Geriatrics Department, University Hospital of Besançon, 25000, Besançon, France.
Equipe "Ethique et Progrès médical" - Clinical Investigation Centre CIC-IT 808 INSERM, University Hospital of Besançon, 25000, Besançon, France.
Eur Geriatr Med. 2020 Feb;11(1):117-129. doi: 10.1007/s41999-019-00251-8. Epub 2019 Oct 12.
Aging is associated with increased needs related to complex decisions, particularly in medical and social issues. However, the complexity of decision-making involves many neurological functions and structures which are potentially altered by cognitive aging.
A systematic review was conducted in accordance with PRISMA guidelines to examine changes in decision-making occurring in normal cognitive aging. The keywords "decision making" and "normal aging" were used to find the clinical studies and literature reviews focused on these changes.

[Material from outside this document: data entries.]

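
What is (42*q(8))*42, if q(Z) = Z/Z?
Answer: 1764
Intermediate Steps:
q(Z) = 1
(42*q(8))*42 = (42*1)*42 = 42*42 = 1764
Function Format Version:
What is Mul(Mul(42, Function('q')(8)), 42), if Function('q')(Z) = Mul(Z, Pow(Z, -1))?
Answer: 1764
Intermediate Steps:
Function('q')(Z) = 1
Mul(Mul(42, Function('q')(8)), 42) = Mul(Mul(42, 1), 42) = Mul(42, 42) = 1764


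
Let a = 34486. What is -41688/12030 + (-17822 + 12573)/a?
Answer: -623773/172430 ≈ -3.6175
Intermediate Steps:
-41688/12030 + (-17822 + 12573)/a = -41688/12030 + (-17822 + 12573)/34486 = -41688*1/12030 - 5249*1/34486 = -6948/2005 - 5249/34486 = -623773/172430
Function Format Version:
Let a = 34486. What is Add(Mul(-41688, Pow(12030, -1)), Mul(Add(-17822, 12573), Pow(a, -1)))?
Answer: Rational(-623773, 172430) ≈ -3.6175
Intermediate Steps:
Add(Mul(-41688, Pow(12030, -1)), Mul(Add(-17822, 12573), Pow(a, -1))) = Add(Mul(-41688, Pow(12030, -1)), Mul(Add(-17822, 12573), Pow(34486, -1))) = Add(Mul(-41688, Rational(1, 12030)), Mul(-5249, Rational(1, 34486))) = Add(Rational(-6948, 2005), Rational(-5249, 34486)) = Rational(-623773, 172430)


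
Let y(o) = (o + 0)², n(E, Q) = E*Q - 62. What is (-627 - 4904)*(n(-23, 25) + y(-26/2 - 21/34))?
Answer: 2887198593/1156 ≈ 2.4976e+6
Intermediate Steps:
n(E, Q) = -62 + E*Q
y(o) = o²
(-627 - 4904)*(n(-23, 25) + y(-26/2 - 21/34)) = (-627 - 4904)*((-62 - 23*25) + (-26/2 - 21/34)²) = -5531*((-62 - 575) + (-26*½ - 21*1/34)²) = -5531*(-637 + (-13 - 21/34)²) = -5531*(-637 + (-463/34)²) = -5531*(-637 + 214369/1156) = -5531*(-522003/1156) = 2887198593/1156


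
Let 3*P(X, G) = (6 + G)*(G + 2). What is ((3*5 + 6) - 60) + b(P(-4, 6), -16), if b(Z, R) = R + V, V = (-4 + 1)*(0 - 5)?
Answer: -40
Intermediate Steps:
V = 15 (V = -3*(-5) = 15)
P(X, G) = (2 + G)*(6 + G)/3 (P(X, G) = ((6 + G)*(G + 2))/3 = ((6 + G)*(2 + G))/3 = ((2 + G)*(6 + G))/3 = (2 + G)*(6 + G)/3)
b(Z, R) = 15 + R (b(Z, R) = R + 15 = 15 + R)
((3*5 + 6) - 60) + b(P(-4, 6), -16) = ((3*5 + 6) - 60) + (15 - 16) = ((15 + 6) - 60) - 1 = (21 - 60) - 1 = -39 - 1 = -40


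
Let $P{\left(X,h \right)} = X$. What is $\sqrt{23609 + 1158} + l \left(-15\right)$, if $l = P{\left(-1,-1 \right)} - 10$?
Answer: $165 + \sqrt{24767} \approx 322.38$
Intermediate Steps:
$l = -11$ ($l = -1 - 10 = -11$)
$\sqrt{23609 + 1158} + l \left(-15\right) = \sqrt{23609 + 1158} - -165 = \sqrt{24767} + 165 = 165 + \sqrt{24767}$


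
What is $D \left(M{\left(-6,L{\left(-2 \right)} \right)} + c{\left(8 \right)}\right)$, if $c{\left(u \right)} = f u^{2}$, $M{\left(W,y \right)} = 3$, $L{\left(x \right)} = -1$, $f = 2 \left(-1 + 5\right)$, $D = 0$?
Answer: $0$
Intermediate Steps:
$f = 8$ ($f = 2 \cdot 4 = 8$)
$c{\left(u \right)} = 8 u^{2}$
$D \left(M{\left(-6,L{\left(-2 \right)} \right)} + c{\left(8 \right)}\right) = 0 \left(3 + 8 \cdot 8^{2}\right) = 0 \left(3 + 8 \cdot 64\right) = 0 \left(3 + 512\right) = 0 \cdot 515 = 0$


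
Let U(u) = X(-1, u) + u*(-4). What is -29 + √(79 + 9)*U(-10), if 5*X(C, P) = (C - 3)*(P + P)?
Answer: -29 + 112*√22 ≈ 496.33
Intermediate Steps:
X(C, P) = 2*P*(-3 + C)/5 (X(C, P) = ((C - 3)*(P + P))/5 = ((-3 + C)*(2*P))/5 = (2*P*(-3 + C))/5 = 2*P*(-3 + C)/5)
U(u) = -28*u/5 (U(u) = 2*u*(-3 - 1)/5 + u*(-4) = (⅖)*u*(-4) - 4*u = -8*u/5 - 4*u = -28*u/5)
-29 + √(79 + 9)*U(-10) = -29 + √(79 + 9)*(-28/5*(-10)) = -29 + √88*56 = -29 + (2*√22)*56 = -29 + 112*√22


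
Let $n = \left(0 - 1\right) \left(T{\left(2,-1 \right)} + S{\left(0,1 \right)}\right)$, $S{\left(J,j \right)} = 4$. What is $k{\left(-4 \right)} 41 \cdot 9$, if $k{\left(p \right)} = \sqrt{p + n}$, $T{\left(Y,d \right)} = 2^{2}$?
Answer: $738 i \sqrt{3} \approx 1278.3 i$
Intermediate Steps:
$T{\left(Y,d \right)} = 4$
$n = -8$ ($n = \left(0 - 1\right) \left(4 + 4\right) = \left(-1\right) 8 = -8$)
$k{\left(p \right)} = \sqrt{-8 + p}$ ($k{\left(p \right)} = \sqrt{p - 8} = \sqrt{-8 + p}$)
$k{\left(-4 \right)} 41 \cdot 9 = \sqrt{-8 - 4} \cdot 41 \cdot 9 = \sqrt{-12} \cdot 369 = 2 i \sqrt{3} \cdot 369 = 738 i \sqrt{3}$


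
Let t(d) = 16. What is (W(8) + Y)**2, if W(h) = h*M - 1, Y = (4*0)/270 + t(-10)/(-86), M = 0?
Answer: 2601/1849 ≈ 1.4067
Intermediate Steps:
Y = -8/43 (Y = (4*0)/270 + 16/(-86) = 0*(1/270) + 16*(-1/86) = 0 - 8/43 = -8/43 ≈ -0.18605)
W(h) = -1 (W(h) = h*0 - 1 = 0 - 1 = -1)
(W(8) + Y)**2 = (-1 - 8/43)**2 = (-51/43)**2 = 2601/1849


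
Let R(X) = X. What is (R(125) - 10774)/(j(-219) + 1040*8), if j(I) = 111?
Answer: -10649/8431 ≈ -1.2631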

A total of 97 articles were considered in the review, and ultimately 40 articles were selected, including 30 studies and 10 literature reviews. The data from these studies were of uneven quality and too disparate to allow meta-analysis according to PRISMA criteria. Nevertheless, a key result of the analysis is the decrease of processing speed with aging. In ambiguous decision-making situations, the alteration of the ventromedial system is associated with changes in motivation profiles. These changes can be compensated by experience. However, difficulties arise for older adults in the case of one-off decisions, which are very common in the medical or medico-social domains.
Cognitive aging is associated with a slowdown in processing speed of decision-making, especially in ambiguous situations. However, decision-making processes which are based on experience and cases in which sufficient time is available are less affected by aging. These results highlight the relativity of decision-making capacities in cognitive aging.
随着年龄的增长,人们在复杂决策方面的需求增加,尤其是在医学和社会问题方面。然而,决策的复杂性涉及许多潜在的神经功能和结构,这些功能和结构可能会因认知衰老而改变。
按照 PRISMA 指南进行系统综述,以检查正常认知衰老过程中发生的决策变化。使用“决策”和“正常衰老”这两个关键词来查找专注于这些变化的临床研究和文献综述。
综述共考虑了 97 篇文章,最终选择了 40 篇文章,包括 30 项研究和 10 篇文献综述。这些研究的数据质量参差不齐,差异太大,不符合 PRISMA 标准进行荟萃分析。然而,分析的一个关键结果是处理速度随年龄的增长而减慢。在模棱两可的决策情况下,腹内侧系统的改变与动机特征的变化有关。这些变化可以通过经验来弥补。然而,对于老年人来说,在非常常见于医学或医学社会领域的一次性决策中,会出现困难。
认知衰老与决策处理速度的减慢有关,尤其是在模棱两可的情况下。然而,基于经验的决策过程和有足够时间的情况下,受衰老的影响较小。这些结果强调了认知衰老中决策能力的相对性。